Cascalog on Windows8

I am a complete novice in the *nix world, so running the first query of the first tutorial of Cascalog, a Clojure-based query language for Hadoop, involved considerable learning and debugging for me on Windows8. I’m going to pull together my notes here, because the information I needed was scattered over many places, and perhaps someone else can benefit. I imagine this all applies to Windows7 as well.

The *nix infrastructure you install on Windows is meant to live in an environment where there are no spaces in file paths. So you will save yourself a lot of trouble by installing Java, Cygwin, Maven, and anything else directly in your C:\ root rather than “C:\Program Files”. As we will see there are a whole bunch of OSS projects interacting with each other and version numbers become very important.

1) When the Cascalog documentation says to run on Java 1.6, it really means NOT on 1.7. Be sure to override the install path to “C:\Java”. Install the JRE and JDK. If the install did not already do it, add the User Environment Variable “JAVA_HOME” “C:\Java\jdk1.6.0_41″.

2) Install Apache Maven 3.0.5 to C:\apache-maven-3.0.5. Add the User Environment Variables “M2″ “%M2_HOME%\bin” and “M2_HOME” “C:\apache-maven-3.0.5″. I also added the User Environment Variable “MAVEN_OPTS” “-Xms512m -Xmx1024m -XX:PermSize=256m -XX:MaxPermSize=512m” while fumbling around, but I do not think it is necessary.

3) Next up is Cygwin, to get that “Linux feeling on Windows” (I installed v1.7.17), and Hadoop (I installed v1.1.2).
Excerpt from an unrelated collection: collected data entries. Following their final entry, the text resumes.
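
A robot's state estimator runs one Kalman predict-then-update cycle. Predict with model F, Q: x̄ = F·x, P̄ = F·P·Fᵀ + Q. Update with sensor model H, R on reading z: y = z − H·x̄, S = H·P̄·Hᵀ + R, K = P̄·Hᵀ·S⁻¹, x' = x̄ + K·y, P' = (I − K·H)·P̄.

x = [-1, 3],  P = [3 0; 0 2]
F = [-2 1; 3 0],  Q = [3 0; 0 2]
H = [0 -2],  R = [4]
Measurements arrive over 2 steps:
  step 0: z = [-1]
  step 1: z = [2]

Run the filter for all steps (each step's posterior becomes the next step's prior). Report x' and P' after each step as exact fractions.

step 0: x' = [29/10, 23/60], P' = [31/5 -3/5; -3/5 29/30]
step 1: x' = [299/294, -491/588], P' = [779/147 -65/98; -65/98 289/294]

step 0: x̄ = F·x = [5, -3]
step 0: P̄ = F·P·Fᵀ + Q = [17 -18; -18 29]
step 0: y = z − H·x̄ = [-7]
step 0: S = H·P̄·Hᵀ + R = [120]
step 0: K = P̄·Hᵀ·S⁻¹ = [3/10; -29/60]
step 0: x' = x̄ + K·y = [29/10, 23/60]
step 0: P' = (I − K·H)·P̄ = [31/5 -3/5; -3/5 29/30]
step 1: x̄ = F·x = [-65/12, 87/10]
step 1: P̄ = F·P·Fᵀ + Q = [187/6 -39; -39 289/5]
step 1: y = z − H·x̄ = [97/5]
step 1: S = H·P̄·Hᵀ + R = [1176/5]
step 1: K = P̄·Hᵀ·S⁻¹ = [65/196; -289/588]
step 1: x' = x̄ + K·y = [299/294, -491/588]
step 1: P' = (I − K·H)·P̄ = [779/147 -65/98; -65/98 289/294]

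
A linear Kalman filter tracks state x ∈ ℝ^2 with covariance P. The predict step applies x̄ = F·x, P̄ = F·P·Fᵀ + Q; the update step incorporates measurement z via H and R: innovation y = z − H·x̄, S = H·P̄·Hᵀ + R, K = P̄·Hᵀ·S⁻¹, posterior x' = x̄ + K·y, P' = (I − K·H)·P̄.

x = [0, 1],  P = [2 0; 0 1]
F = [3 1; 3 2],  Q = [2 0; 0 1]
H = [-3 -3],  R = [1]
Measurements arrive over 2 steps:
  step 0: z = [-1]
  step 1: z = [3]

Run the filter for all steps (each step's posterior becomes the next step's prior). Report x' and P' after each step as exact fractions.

step 0: x̄ = F·x = [1, 2]
step 0: P̄ = F·P·Fᵀ + Q = [21 20; 20 23]
step 0: y = z − H·x̄ = [8]
step 0: S = H·P̄·Hᵀ + R = [757]
step 0: K = P̄·Hᵀ·S⁻¹ = [-123/757; -129/757]
step 0: x' = x̄ + K·y = [-227/757, 482/757]
step 0: P' = (I − K·H)·P̄ = [768/757 -727/757; -727/757 770/757]
step 1: x̄ = F·x = [-199/757, 283/757]
step 1: P̄ = F·P·Fᵀ + Q = [4834/757 1909/757; 1909/757 2025/757]
step 1: y = z − H·x̄ = [2523/757]
step 1: S = H·P̄·Hᵀ + R = [96850/757]
step 1: K = P̄·Hᵀ·S⁻¹ = [-20229/96850; -5901/48425]
step 1: x' = x̄ + K·y = [-92881/96850, -1564/48425]
step 1: P' = (I − K·H)·P̄ = [77887/96850 -35572/48425; -35572/48425 37539/48425]

step 0: x' = [-227/757, 482/757], P' = [768/757 -727/757; -727/757 770/757]
step 1: x' = [-92881/96850, -1564/48425], P' = [77887/96850 -35572/48425; -35572/48425 37539/48425]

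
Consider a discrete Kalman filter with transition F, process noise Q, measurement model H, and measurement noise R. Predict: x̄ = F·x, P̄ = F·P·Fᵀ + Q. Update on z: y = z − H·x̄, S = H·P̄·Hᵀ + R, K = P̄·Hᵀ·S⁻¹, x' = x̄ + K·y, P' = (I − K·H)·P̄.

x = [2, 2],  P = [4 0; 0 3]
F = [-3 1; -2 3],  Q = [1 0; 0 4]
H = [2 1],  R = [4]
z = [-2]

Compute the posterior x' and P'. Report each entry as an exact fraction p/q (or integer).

x' = [-920/343, 1138/343]
P' = [951/343 -1450/343; -1450/343 3352/343]

x̄ = F·x = [-4, 2]
P̄ = F·P·Fᵀ + Q = [40 33; 33 47]
y = z − H·x̄ = [4]
S = H·P̄·Hᵀ + R = [343]
K = P̄·Hᵀ·S⁻¹ = [113/343; 113/343]
x' = x̄ + K·y = [-920/343, 1138/343]
P' = (I − K·H)·P̄ = [951/343 -1450/343; -1450/343 3352/343]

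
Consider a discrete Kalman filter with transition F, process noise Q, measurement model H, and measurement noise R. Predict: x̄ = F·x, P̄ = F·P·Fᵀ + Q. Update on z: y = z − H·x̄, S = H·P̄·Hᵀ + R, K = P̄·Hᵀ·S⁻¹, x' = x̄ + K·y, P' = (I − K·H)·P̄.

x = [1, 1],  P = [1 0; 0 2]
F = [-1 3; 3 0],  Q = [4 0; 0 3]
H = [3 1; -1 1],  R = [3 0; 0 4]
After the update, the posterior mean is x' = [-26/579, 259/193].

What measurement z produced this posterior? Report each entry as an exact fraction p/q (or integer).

z = [1, 1]

x̄ = F·x = [2, 3]
P̄ = F·P·Fᵀ + Q = [23 -3; -3 12]
S = H·P̄·Hᵀ + R = [204 -63; -63 45]
K = P̄·Hᵀ·S⁻¹ = [148/579 -382/1737; 40/193 361/579]
x' − x̄ = [-1184/579, -320/193] = K·y
y = (KᵀK)⁻¹·Kᵀ·(x' − x̄) = [-8, 0]
z = y + H·x̄ = [-8, 0] + [9, 1] = [1, 1]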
I’m going to refer you to this tutorial for installing both Cygwin and Hadoop, but skip the part about Eclipse (unless you really want to, then you are on your own). A couple things either missing from the tutorial or I somehow missed. Add the System Environment Variable “CYGWIN” “ntsec tty”, and add C:\cygwin\bin to the path User Environment Variables in addition to the System Environment Variable path.

Cygwin provides a bash shell. Here is the reference manual.

4) A couple of notes whose meaning I have forgotten in regards to the Cygwin install, but they may make sense to you when you are in it:

after setting environment variables: start–>service.msc–>right click on cygwin service and start

now run command: ssh-host-config -y

5) You will need to install this patch for Windows.

…and I referenced this SO article for reasons I have forgotten. If you did not take my advice and installed Java in Program Files, you will need this SO article.

For completeness I will include this article on getting Hadoop to run on Cygwin 1.7 and JDK1.7 x64, but remember: Cascalog is not going to run on JDK 1.7!

6) Now we are up to installing Leiningen, which from my ignorance (and coming from a .NET background) seems to be a combination build environment and REPL for Clojure. Anyway this is a pretty important piece of the puzzle, so I recommend learning what you can about it. Copy “the batch file” (see the installation section of the README.md) to a path with no spaces. In your documents path WindowsPowerShell\Microsoft.PowerShell_profile.ps1 set-alias lein to the lein.bat path. Open PowerShell and run lein self-install. This will install the most recent Leiningen (in my case 2.1.3), which IS NOT going to work with Cygwin and Cascalog.

7) So the next step is rolling back Leiningen to v2.1.0. Edit lein.bat (near the top of the file) “set LEIN_VERSION=2.1.0″. Now go find the file leiningen-2.1.0-standalone.jar on the internet (sorry, I goofed-up and lost my reference to it, but you will find it), and drop it in the folder C:\Users[your user].lein\self-installs. Run lein -v to verify v2.1.0 (and you should now be able to figure out switching Leiningen versions).

8) To create a new Clojure project, just set the CD of your PowerShell to the path you want and run lein new {project name}. Set your CD up to the new folder just created and you are almost ready to run the Leiningen REPL (almost because in about every case you want to edit the project.clj file to do something useful).

9) Last step: none of the current documentation properly addressed editing the project.clj file for running Cascalog under Cygwin. I got this cleared-up on this thread in the very active Google group for cascalog-user.

Here’s the working project.clj:

(defproject mycascalog "0.1.0-SNAPSHOT"
  :description "FIXME: write description"
  :url "http://example.com/FIXME"
  :license {:name "Eclipse Public License"
            :url "http://www.eclipse.org/legal/epl-v10.html"}
  :dependencies [[org.clojure/clojure "1.5.1"]
                [cascalog "1.10.1"]]
  :profiles {
    :provided {
      :dependencies
        [[org.apache.hadoop/hadoop-core "0.20.2-dev"]]
            }}
) 

lein repl and you are ready to launch into the first Cascalog totorial.